1. A need for constant attention. I dated a man who would get furious to the point of screaming if when I was on the phone texting him, I also tweeted between texts. He would say I was selfish and other things that were clearly definitions of his behaviour, but he twisted it to make me look like I was a monster if I was not waiting on my toes for five or ten minutes for his next text to come in.
2. A boundary breaker. Narcissists do not like boundaries. You are not an individual to them, and you are not allowed to have lines they cannot cross, essentially you are not allowed to say no. If you do, there is always some sort of punishment they will inflict upon you, known as ‘narcissistic injury.’ We will get more into that later on.
3. A narcissist is never responsible. Nothing is their fault.
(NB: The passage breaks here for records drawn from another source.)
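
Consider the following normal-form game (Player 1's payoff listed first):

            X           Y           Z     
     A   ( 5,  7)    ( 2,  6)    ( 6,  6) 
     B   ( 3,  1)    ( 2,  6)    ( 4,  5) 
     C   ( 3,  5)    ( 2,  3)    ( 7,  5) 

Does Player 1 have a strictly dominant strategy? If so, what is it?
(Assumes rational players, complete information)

No strictly dominant strategy exists for Player 1

Work:
A strategy strictly dominates another if it gives a strictly higher payoff against every opponent action. Compare each pair of P1's strategies column-by-column:
  A vs B: [5 vs 3, 2 vs 2, 6 vs 4] → A does not strictly dominate B (column Y: 2 ≤ 2)
  A vs C: [5 vs 3, 2 vs 2, 6 vs 7] → A does not strictly dominate C (column Y: 2 ≤ 2)
  B vs A: [3 vs 5, 2 vs 2, 4 vs 6] → B does not strictly dominate A (column X: 3 ≤ 5)
  B vs C: [3 vs 3, 2 vs 2, 4 vs 7] → B does not strictly dominate C (column X: 3 ≤ 3)
  C vs A: [3 vs 5, 2 vs 2, 7 vs 6] → C does not strictly dominate A (column X: 3 ≤ 5)
  C vs B: [3 vs 3, 2 vs 2, 7 vs 4] → C does not strictly dominate B (column X: 3 ≤ 3)
No single strategy strictly dominates all others → no strictly dominant strategy.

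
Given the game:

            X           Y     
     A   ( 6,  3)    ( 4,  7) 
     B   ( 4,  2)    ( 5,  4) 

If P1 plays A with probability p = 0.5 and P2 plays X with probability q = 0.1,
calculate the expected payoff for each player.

E[P1] = 4.55, E[P2] = 5.2

Work:
E[P1] = p·q·π₁(A,X) + p·(1-q)·π₁(A,Y) + (1-p)·q·π₁(B,X) + (1-p)·(1-q)·π₁(B,Y)
= 0.5·0.1·6 + 0.5·0.9·4 + 0.5·0.1·4 + 0.5·0.9·5
= 4.55

E[P2] = 5.2 (similar calculation)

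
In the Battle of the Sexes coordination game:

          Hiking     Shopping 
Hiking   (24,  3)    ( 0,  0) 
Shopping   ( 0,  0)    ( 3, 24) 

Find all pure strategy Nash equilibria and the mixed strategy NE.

Pure NE: (Hiking, Hiking) and (Shopping, Shopping); Mixed NE: p = 0.8889, q = 0.1111

Work:
Check pure NE:
(Hiking, Hiking): (24, 3) - no unilateral deviation beneficial
(Shopping, Shopping): (3, 24) - no unilateral deviation beneficial
Mixed NE: P1 plays Hiking with p = 0.8889, P2 plays Hiking with q = 0.1111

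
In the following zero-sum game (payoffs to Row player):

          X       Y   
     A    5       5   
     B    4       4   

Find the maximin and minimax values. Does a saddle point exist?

Maximin = 5, Minimax = 5, Saddle: True

Work:
Row minimums: [5, 4] → maximin = 5
Column maximums: [5, 5] → minimax = 5
Saddle point exists! Game value = 5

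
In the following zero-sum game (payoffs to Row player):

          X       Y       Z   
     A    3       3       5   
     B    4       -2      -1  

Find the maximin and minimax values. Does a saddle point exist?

Maximin = 3, Minimax = 3, Saddle: True

Work:
Row minimums: [3, -2] → maximin = 3
Column maximums: [4, 3, 5] → minimax = 3
Saddle point exists! Game value = 3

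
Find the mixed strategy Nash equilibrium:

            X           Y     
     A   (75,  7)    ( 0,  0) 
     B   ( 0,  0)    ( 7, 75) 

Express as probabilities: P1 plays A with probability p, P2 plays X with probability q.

p = 0.9146, q = 0.0854

Work:
Find probabilities that make opponent indifferent:
P2 chooses q to make P1 indifferent between A and B
P1 chooses p to make P2 indifferent between X and Y
Mixed NE: P1 plays (A: 0.9146, B: 0.0854), P2 plays (X: 0.0854, Y: 0.9146)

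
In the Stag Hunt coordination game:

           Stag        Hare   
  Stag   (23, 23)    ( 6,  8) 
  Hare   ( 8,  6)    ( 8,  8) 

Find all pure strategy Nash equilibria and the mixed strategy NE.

Pure NE: (Stag, Stag) and (Hare, Hare); Mixed NE: p = 0.1176, q = 0.1176

Work:
Check pure NE:
(Stag, Stag): (23, 23) - no unilateral deviation beneficial
(Hare, Hare): (8, 8) - no unilateral deviation beneficial
Mixed NE: P1 plays Stag with p = 0.1176, P2 plays Stag with q = 0.1176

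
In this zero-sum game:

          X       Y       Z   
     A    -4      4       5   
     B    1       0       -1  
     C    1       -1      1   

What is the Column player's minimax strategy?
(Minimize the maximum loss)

Column should play X, value = 1

Work:
Column player minimizes Row's maximum payoff:
Column X: max payoff to Row = 1
Column Y: max payoff to Row = 4
Column Z: max payoff to Row = 5
Minimum is 1, achieved by column X.
Minimax strategy: X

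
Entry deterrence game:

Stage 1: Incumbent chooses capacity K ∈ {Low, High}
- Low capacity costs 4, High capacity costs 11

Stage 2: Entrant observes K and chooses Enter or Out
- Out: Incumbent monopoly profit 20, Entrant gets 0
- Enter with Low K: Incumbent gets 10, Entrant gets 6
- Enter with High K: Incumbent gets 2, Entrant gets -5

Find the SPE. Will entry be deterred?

SPE: (High, Enter|Low, Out|High); Entry deterred. Incumbent net profit = 9

Work:
After Low K: Entrant enters (6 > 0)
After High K: Entrant stays out (-5 < 0)
Incumbent: Low → 10−4=6, High → 20−11=9
Incumbent chooses High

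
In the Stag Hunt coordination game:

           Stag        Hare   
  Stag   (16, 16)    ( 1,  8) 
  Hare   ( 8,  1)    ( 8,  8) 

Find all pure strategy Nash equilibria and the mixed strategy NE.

Pure NE: (Stag, Stag) and (Hare, Hare); Mixed NE: p = 0.4667, q = 0.4667

Work:
Check pure NE:
(Stag, Stag): (16, 16) - no unilateral deviation beneficial
(Hare, Hare): (8, 8) - no unilateral deviation beneficial
Mixed NE: P1 plays Stag with p = 0.4667, P2 plays Stag with q = 0.4667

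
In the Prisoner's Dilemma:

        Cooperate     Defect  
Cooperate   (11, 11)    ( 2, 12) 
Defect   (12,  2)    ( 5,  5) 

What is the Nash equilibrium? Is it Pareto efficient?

(Defect, Defect) is NE; not Pareto efficient

Work:
Defect dominates Cooperate for both players:
If P2 cooperates: Defect (12) > Cooperate (11)
If P2 defects: Defect (5) > Cooperate (2)
NE: (Defect, Defect) with payoff (5, 5)
But (Cooperate, Cooperate) = (11, 11) Pareto dominates (5, 5)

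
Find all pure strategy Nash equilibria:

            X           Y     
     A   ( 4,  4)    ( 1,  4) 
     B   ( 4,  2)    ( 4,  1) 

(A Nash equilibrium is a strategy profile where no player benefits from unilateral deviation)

Nash equilibrium: (A, X), (B, X)

Work:
Best responses:
  P1 vs X: payoffs [4, 4] → best response A/B (payoff 4)
  P1 vs Y: payoffs [1, 4] → best response B (payoff 4)
  P2 vs A: payoffs [4, 4] → best response X/Y (payoff 4)
  P2 vs B: payoffs [2, 1] → best response X (payoff 2)
Mutual best responses: (A,X), (B,X) → Nash equilibria.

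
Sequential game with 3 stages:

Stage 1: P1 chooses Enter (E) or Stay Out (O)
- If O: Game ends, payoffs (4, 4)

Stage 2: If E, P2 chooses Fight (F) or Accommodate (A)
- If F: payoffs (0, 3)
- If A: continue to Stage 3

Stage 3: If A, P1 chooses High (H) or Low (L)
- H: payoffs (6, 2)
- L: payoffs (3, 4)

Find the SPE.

SPE: (O, F, H); Outcome (4, 4)

Work:
Stage 3: P1 chooses H (6 vs 3)
Stage 2: P2: F->3, A->2 (anticipating H). Choose F
Stage 1: P1: O->4, E->0 (anticipating F, H). Choose O
SPE path: O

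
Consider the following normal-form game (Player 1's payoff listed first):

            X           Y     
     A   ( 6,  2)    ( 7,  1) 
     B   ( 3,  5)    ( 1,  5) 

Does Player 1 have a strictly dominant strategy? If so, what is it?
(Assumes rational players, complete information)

Yes, Player 1's strictly dominant strategy is A

Work:
A strategy strictly dominates another if it gives a strictly higher payoff against every opponent action. Compare each pair of P1's strategies column-by-column:
  A vs B: [6 vs 3, 7 vs 1] → A strictly dominates B
  B vs A: [3 vs 6, 1 vs 7] → B does not strictly dominate A (column X: 3 ≤ 6)
A strictly dominates every other strategy → strictly dominant.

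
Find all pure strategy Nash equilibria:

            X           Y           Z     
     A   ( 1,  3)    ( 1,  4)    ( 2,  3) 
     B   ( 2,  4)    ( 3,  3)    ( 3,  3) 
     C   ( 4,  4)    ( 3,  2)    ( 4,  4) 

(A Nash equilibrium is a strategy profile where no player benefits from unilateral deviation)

Nash equilibrium: (C, X), (C, Z)

Work:
Best responses:
  P1 vs X: payoffs [1, 2, 4] → best response C (payoff 4)
  P1 vs Y: payoffs [1, 3, 3] → best response B/C (payoff 3)
  P1 vs Z: payoffs [2, 3, 4] → best response C (payoff 4)
  P2 vs A: payoffs [3, 4, 3] → best response Y (payoff 4)
  P2 vs B: payoffs [4, 3, 3] → best response X (payoff 4)
  P2 vs C: payoffs [4, 2, 4] → best response X/Z (payoff 4)
Mutual best responses: (C,X), (C,Z) → Nash equilibria.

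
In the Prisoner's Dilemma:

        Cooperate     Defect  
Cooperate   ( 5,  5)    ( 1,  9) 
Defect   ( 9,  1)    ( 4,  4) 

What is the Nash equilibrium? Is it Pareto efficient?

(Defect, Defect) is NE; not Pareto efficient

Work:
Defect dominates Cooperate for both players:
If P2 cooperates: Defect (9) > Cooperate (5)
If P2 defects: Defect (4) > Cooperate (1)
NE: (Defect, Defect) with payoff (4, 4)
But (Cooperate, Cooperate) = (5, 5) Pareto dominates (4, 4)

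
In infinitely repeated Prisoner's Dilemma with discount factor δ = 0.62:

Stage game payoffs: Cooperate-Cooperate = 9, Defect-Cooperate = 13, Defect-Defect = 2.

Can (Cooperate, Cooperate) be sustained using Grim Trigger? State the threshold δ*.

δ* = 0.3636; since δ = 0.62 ≥ 0.3636, cooperation can be sustained

Work:
For Grim Trigger:
Cooperate forever: 9/(1-δ)
Defect then punished: 13 + 2·δ/(1-δ)
Need: 9/(1-δ) ≥ 13 + 2·δ/(1-δ)
Solving: δ ≥ (T-R)/(T-P) = (13-9)/(13-2) = 0.3636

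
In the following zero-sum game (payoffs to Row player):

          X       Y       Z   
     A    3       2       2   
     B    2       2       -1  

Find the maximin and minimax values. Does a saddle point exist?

Maximin = 2, Minimax = 2, Saddle: True

Work:
Row minimums: [2, -1] → maximin = 2
Column maximums: [3, 2, 2] → minimax = 2
Saddle point exists! Game value = 2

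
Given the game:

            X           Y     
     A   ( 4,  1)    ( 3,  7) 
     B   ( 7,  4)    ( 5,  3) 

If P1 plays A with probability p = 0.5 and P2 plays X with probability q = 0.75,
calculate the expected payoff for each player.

E[P1] = 5.125, E[P2] = 3.125

Work:
E[P1] = p·q·π₁(A,X) + p·(1-q)·π₁(A,Y) + (1-p)·q·π₁(B,X) + (1-p)·(1-q)·π₁(B,Y)
= 0.5·0.75·4 + 0.5·0.25·3 + 0.5·0.75·7 + 0.5·0.25·5
= 5.125

E[P2] = 3.125 (similar calculation)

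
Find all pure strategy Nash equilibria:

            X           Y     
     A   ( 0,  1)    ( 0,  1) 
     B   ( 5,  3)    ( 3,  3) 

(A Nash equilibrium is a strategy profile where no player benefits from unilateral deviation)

Nash equilibrium: (B, X), (B, Y)

Work:
Best responses:
  P1 vs X: payoffs [0, 5] → best response B (payoff 5)
  P1 vs Y: payoffs [0, 3] → best response B (payoff 3)
  P2 vs A: payoffs [1, 1] → best response X/Y (payoff 1)
  P2 vs B: payoffs [3, 3] → best response X/Y (payoff 3)
Mutual best responses: (B,X), (B,Y) → Nash equilibria.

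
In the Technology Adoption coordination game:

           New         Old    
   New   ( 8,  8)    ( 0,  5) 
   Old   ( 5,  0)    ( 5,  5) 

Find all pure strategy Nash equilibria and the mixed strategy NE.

Pure NE: (New, New) and (Old, Old); Mixed NE: p = 0.625, q = 0.625

Work:
Check pure NE:
(New, New): (8, 8) - no unilateral deviation beneficial
(Old, Old): (5, 5) - no unilateral deviation beneficial
Mixed NE: P1 plays New with p = 0.625, P2 plays New with q = 0.625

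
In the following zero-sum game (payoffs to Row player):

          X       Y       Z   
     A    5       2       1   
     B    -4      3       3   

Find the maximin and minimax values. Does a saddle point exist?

Maximin = 1, Minimax = 3, Saddle: False

Work:
Row minimums: [1, -4] → maximin = 1
Column maximums: [5, 3, 3] → minimax = 3
No saddle point (maximin ≠ minimax). Mixed strategy needed.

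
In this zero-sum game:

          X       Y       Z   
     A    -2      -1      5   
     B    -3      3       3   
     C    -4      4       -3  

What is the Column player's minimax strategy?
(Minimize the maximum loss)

Column should play X, value = -2

Work:
Column player minimizes Row's maximum payoff:
Column X: max payoff to Row = -2
Column Y: max payoff to Row = 4
Column Z: max payoff to Row = 5
Minimum is -2, achieved by column X.
Minimax strategy: X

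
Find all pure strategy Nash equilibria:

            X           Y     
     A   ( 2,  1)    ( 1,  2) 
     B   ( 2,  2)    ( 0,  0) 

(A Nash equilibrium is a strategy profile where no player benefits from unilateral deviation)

Nash equilibrium: (A, Y), (B, X)

Work:
Best responses:
  P1 vs X: payoffs [2, 2] → best response A/B (payoff 2)
  P1 vs Y: payoffs [1, 0] → best response A (payoff 1)
  P2 vs A: payoffs [1, 2] → best response Y (payoff 2)
  P2 vs B: payoffs [2, 0] → best response X (payoff 2)
Mutual best responses: (A,Y), (B,X) → Nash equilibria.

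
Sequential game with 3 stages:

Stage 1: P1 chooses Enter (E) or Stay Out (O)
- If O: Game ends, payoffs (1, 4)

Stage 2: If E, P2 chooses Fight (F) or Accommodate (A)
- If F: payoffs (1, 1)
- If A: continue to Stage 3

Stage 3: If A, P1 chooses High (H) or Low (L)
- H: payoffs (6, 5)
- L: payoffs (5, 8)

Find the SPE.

SPE: (E, A, H); Outcome (6, 5)

Work:
Stage 3: P1 chooses H (6 vs 5)
Stage 2: P2: F->1, A->5 (anticipating H). Choose A
Stage 1: P1: O->1, E->6 (anticipating A, H). Choose E
SPE path: E -> A -> H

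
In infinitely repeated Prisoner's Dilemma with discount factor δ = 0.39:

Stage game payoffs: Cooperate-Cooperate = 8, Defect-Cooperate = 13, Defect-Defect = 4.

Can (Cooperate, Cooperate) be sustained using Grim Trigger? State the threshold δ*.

δ* = 0.5556; since δ = 0.39 < 0.5556, cooperation cannot be sustained

Work:
For Grim Trigger:
Cooperate forever: 8/(1-δ)
Defect then punished: 13 + 4·δ/(1-δ)
Need: 8/(1-δ) ≥ 13 + 4·δ/(1-δ)
Solving: δ ≥ (T-R)/(T-P) = (13-8)/(13-4) = 0.5556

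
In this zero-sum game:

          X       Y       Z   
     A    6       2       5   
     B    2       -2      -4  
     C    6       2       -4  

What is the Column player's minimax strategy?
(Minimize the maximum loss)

Column should play Y, value = 2

Work:
Column player minimizes Row's maximum payoff:
Column X: max payoff to Row = 6
Column Y: max payoff to Row = 2
Column Z: max payoff to Row = 5
Minimum is 2, achieved by column Y.
Minimax strategy: Y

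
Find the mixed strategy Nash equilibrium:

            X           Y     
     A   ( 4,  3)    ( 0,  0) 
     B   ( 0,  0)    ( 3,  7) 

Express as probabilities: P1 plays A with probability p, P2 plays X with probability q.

p = 0.7, q = 0.4286

Work:
Find probabilities that make opponent indifferent:
P2 chooses q to make P1 indifferent between A and B
P1 chooses p to make P2 indifferent between X and Y
Mixed NE: P1 plays (A: 0.7, B: 0.3), P2 plays (X: 0.4286, Y: 0.5714)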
They are always the victim, or someone always made them do it.
4. They are charming. At first a narcissist may be very charming, almost a little too charming. Everything they like is what you like and every bit of attention goes to you. This phase will end.
5. They do not see individuals. They think of people only as an extension of themselves. They do not empathize. They only want to take and have no intention of reciprocity after they get you where they want you and as long as you let them, they will discard you and return.
The harsh truth:
Narcissists do not usually change, if they ever do. The only cure is to get out and have no contact. This is for your own safety, and your own happiness. There is no reasoning with one, there is no helping one. Leaving a narcissist behind is a great way to grow and heal in 2019. And, trust me, it feels really good when you do it.